This is a great idea I need to do it in a 55 gallon drum and set it up so it is blowing to the people who always burn their plastic trash I have to breathe. I think it would stink us out though to. My wife would not stand for it. I have used fish meal a lot in the past it is high in nitrogen so best for plants like corn or leafy greens that are heavy N feeders dont use it on tomatoes you will get lots of leaves and stem and few fruit.


----------



## MELOC (Sep 26, 2005)

Red Devil TN said:


> Roses LOVE fish heads and guts. L-O-V-E LOVE the stuff. Been doing that for over twenty years. Never tried it on anything else though.


ok, i cannot help myself...FISH HEADS, FISH HEADS, ROLLY POLLY FISH HEADS! FISH HEADS, FISH HEADS, EAT THEM UP YUM!


----------



## Pony (Jan 6, 2003)

MELOC said:


> ok, i cannot help myself...FISH HEADS, FISH HEADS, ROLLY POLLY FISH HEADS! FISH HEADS, FISH HEADS, EAT THEM UP YUM!



Oh, NO!! Now that will be stuck in my head for the rest of the evening!!!

"... Roly poly fish heads are never seen drinking capuccino in Italian restaurants with Oriental women... Yeah."


Pony!


----------



## MoonShine (Mar 17, 2003)

I think my cats would dig around if I used any type of fish in the garden. They would dig around more than they already do,that is..
I did try burying an egg under tomato plants. I read about that in a book I bought. I tried it on six or so plants and I could see a difference. I don't doubt the fish would work wonders.


----------



## flutemandolin (Aug 13, 2003)

Oh this thread has me laughing...Uncle Will with your tomcat, and the Bass-O-Matic, and fish heads...  

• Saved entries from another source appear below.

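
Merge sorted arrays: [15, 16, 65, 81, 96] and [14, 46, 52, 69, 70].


Take 14 from B
Take 15 from A
Take 16 from A
Take 46 from B
Take 52 from B
Take 65 from A
Take 69 from B
Take 70 from B

Merged: [14, 15, 16, 46, 52, 65, 69, 70, 81, 96]


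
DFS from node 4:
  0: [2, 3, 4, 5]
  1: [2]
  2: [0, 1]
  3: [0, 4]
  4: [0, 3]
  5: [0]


Visit 4, push [3, 0]
Visit 0, push [5, 3, 2]
Visit 2, push [1]
Visit 1, push []
Visit 3, push []
Visit 5, push []

DFS order: [4, 0, 2, 1, 3, 5]


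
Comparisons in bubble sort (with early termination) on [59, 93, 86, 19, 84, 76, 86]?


Algorithm: bubble sort (with early termination)
Input: [59, 93, 86, 19, 84, 76, 86]
Sorted: [19, 59, 76, 84, 86, 86, 93]

18


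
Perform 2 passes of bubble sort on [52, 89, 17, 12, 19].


Initial: [52, 89, 17, 12, 19]
Pass 1: [52, 17, 12, 19, 89] (3 swaps)
Pass 2: [17, 12, 19, 52, 89] (3 swaps)

After 2 passes: [17, 12, 19, 52, 89]


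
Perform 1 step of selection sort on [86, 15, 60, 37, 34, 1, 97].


Initial: [86, 15, 60, 37, 34, 1, 97]
Step 1: min=1 at 5
  Swap: [1, 15, 60, 37, 34, 86, 97]

After 1 step: [1, 15, 60, 37, 34, 86, 97]


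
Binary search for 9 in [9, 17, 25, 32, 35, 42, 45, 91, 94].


Step 1: lo=0, hi=8, mid=4, val=35
Step 2: lo=0, hi=3, mid=1, val=17
Step 3: lo=0, hi=0, mid=0, val=9

Found at index 0


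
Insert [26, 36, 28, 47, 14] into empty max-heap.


Insert 26: [26]
Insert 36: [36, 26]
Insert 28: [36, 26, 28]
Insert 47: [47, 36, 28, 26]
Insert 14: [47, 36, 28, 26, 14]

Final heap: [47, 36, 28, 26, 14]


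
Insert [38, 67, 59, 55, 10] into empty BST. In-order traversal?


Insert 38: root
Insert 67: R from 38
Insert 59: R from 38 -> L from 67
Insert 55: R from 38 -> L from 67 -> L from 59
Insert 10: L from 38

In-order: [10, 38, 55, 59, 67]


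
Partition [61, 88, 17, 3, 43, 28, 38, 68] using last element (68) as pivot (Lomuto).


Pivot: 68
  61 <= 68: advance i (no swap)
  17 <= 68: swap -> [61, 17, 88, 3, 43, 28, 38, 68]
  3 <= 68: swap -> [61, 17, 3, 88, 43, 28, 38, 68]
  43 <= 68: swap -> [61, 17, 3, 43, 88, 28, 38, 68]
  28 <= 68: swap -> [61, 17, 3, 43, 28, 88, 38, 68]
  38 <= 68: swap -> [61, 17, 3, 43, 28, 38, 88, 68]
Place pivot at 6: [61, 17, 3, 43, 28, 38, 68, 88]

Partitioned: [61, 17, 3, 43, 28, 38, 68, 88]


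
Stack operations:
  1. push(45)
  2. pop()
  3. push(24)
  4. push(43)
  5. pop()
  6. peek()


push(45) -> [45]
pop()->45, []
push(24) -> [24]
push(43) -> [24, 43]
pop()->43, [24]
peek()->24

Final stack: [24]


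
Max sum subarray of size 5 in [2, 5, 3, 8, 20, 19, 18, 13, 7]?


[0:5]: 38
[1:6]: 55
[2:7]: 68
[3:8]: 78
[4:9]: 77

Max: 78 at [3:8]


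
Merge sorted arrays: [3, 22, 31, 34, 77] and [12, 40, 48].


Take 3 from A
Take 12 from B
Take 22 from A
Take 31 from A
Take 34 from A
Take 40 from B
Take 48 from B

Merged: [3, 12, 22, 31, 34, 40, 48, 77]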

I suppose all this would depend on how your garden is fenced; if there is a sturdy fence maybe dug several inches into the ground, I don't think adding fish products would be a problem if you don't mind the smell. 

I work for the state fisheries department, and this reminds me that I have access to all the dead fish I want sometimes, although on a hot summer day bringing them home in the car is not an option...


----------



## Hovey Hollow (Apr 25, 2005)

All this makes me think that true Vegans are screwed if they are trying to avoid animal products. Most anyone that gardens organically is going to use animal dung, fish emulsions, bone meal, blood meal, etc. 
Makes me glad I don't have to try to deal with those kinds of restrictions.


----------



## rocket (Sep 9, 2005)

Well, speaking of "varmints" going after the fish...

I was using fish fertilizer over the weekend in my garden. I went inside for a couple of minutes and came back out to find that my dog had used his teeth to twist the top off of the fertilizer bottle and he was trying to lick out the contents! Eeeew! Definitely the worst dog breath EVER!


----------



## Pony (Jan 6, 2003)

rocket said:


> Well, speaking of "varmints" going after the fish...
> 
> I was using fish fertilizer over the weekend in my garden. I went inside for a couple of minutes and came back out to find that my dog had used his teeth to twist the top off of the fertilizer bottle and he was trying to lick out the contents! Eeeew! Definitely the worst dog breath EVER!



Ewwwwwwwwwww! I'll bet he still has a lingering foulness.

My fuzzy dog decided it would be a good idea to do the same thing with a bottle of concentrated fish emulsion. Sneaked into the shed last fall and cracked open the bottle. He smells better now, but the shed still reeks of it.

Pony!


----------